The Shakespeare Conference: SHK 30.091 Tuesday, 5 March 2019
Date: March 4, 2019 at 8:08:49 AM EST
Subject: Re: The Shakespeare Canon and NOS
Those readers who are following our discussion of the work adjacency networks method will, I hope, be interested if I try to explain for everyone’s benefit one of the points at issue between Gerald Downs and Gabriel Egan.
In their Shakespeare Quarterly article, Egan and his co-authors describe one principle of their method as follows:
When comparing the networks of two texts, the difference between their respective usage of the word “and” should matter more to us than their respective usage of the word “beneath,” simply because the word “and” appears more often in English writing.
Downs asked a very simple question: Why? I’d like to show that the question is a pertinent one, by a very simple example.
Imagine if you’re looking at web pages to try to find information about some topic. You will likely move from page to page, following links from one website to another. If, while you are doing this, you find yourself being regularly linked to some websites much more than to others, then the chances are that the former are useful websites. That’s why people link to them a lot. Google uses this principle to decide which web pages to give the highest ranking to. We know why it does this: because it has to decide which web page should appear first in your search results, which second, which third, and so on.

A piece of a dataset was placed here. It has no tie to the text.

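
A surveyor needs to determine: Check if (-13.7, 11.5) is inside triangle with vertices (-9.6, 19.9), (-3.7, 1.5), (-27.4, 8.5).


Cross products: AB x AP = -125, BC x BP = -167, CA x CP = -102.78
All same sign? yes

Yes, inside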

In my simple example, let’s imagine a text that uses just three function words: “and”, “it”, “that”. It doesn’t use all possible phrases involving these words. It uses just the following four phrases:
It uses all these phrases an equal number of times. Notice that when the text uses “it” or “that”, it always follows the word by “and”. But when it uses “and”, it follows it half the time by “it” and half the time by “that”.
If you apply Google’s technique, as Egan has explained it, then you will discover that “and” gets a rank that’s twice the rank of “it” and “that”. The reason is that when you hop from function word to function word, two hops out of every four will take you to the word “and” whereas only one hop out of four will take you to “it” and only one hop out of four will take you to “that”. According to the formula that Egan and his co-authors use, this means that the phrases “and it” and “and that” are given twice the weight of the phrases “it and” and “that and”.
Is it obvious to you why this is the right thing to do for authorship attribution purposes? Me neither. That’s why Gerald Downs’ question was a good one. It would not be surprising if Gabriel Egan couldn’t answer it, because we know from the publication history that all the formulae had been decided by his co-authors in their works published without him. It would have been better if he had just said candidly that he can’t answer the “Why” question. The answers he has given have about the same explanatory value as Antony’s description of the crocodile in Antony and Cleopatra: “It is shaped, sir, like itself, and it is as broad as it hath breadth; it is just so high as it is, and moves with it own organs. It lives by that which nourisheth it, and the elements once out of it, it transmigrates.”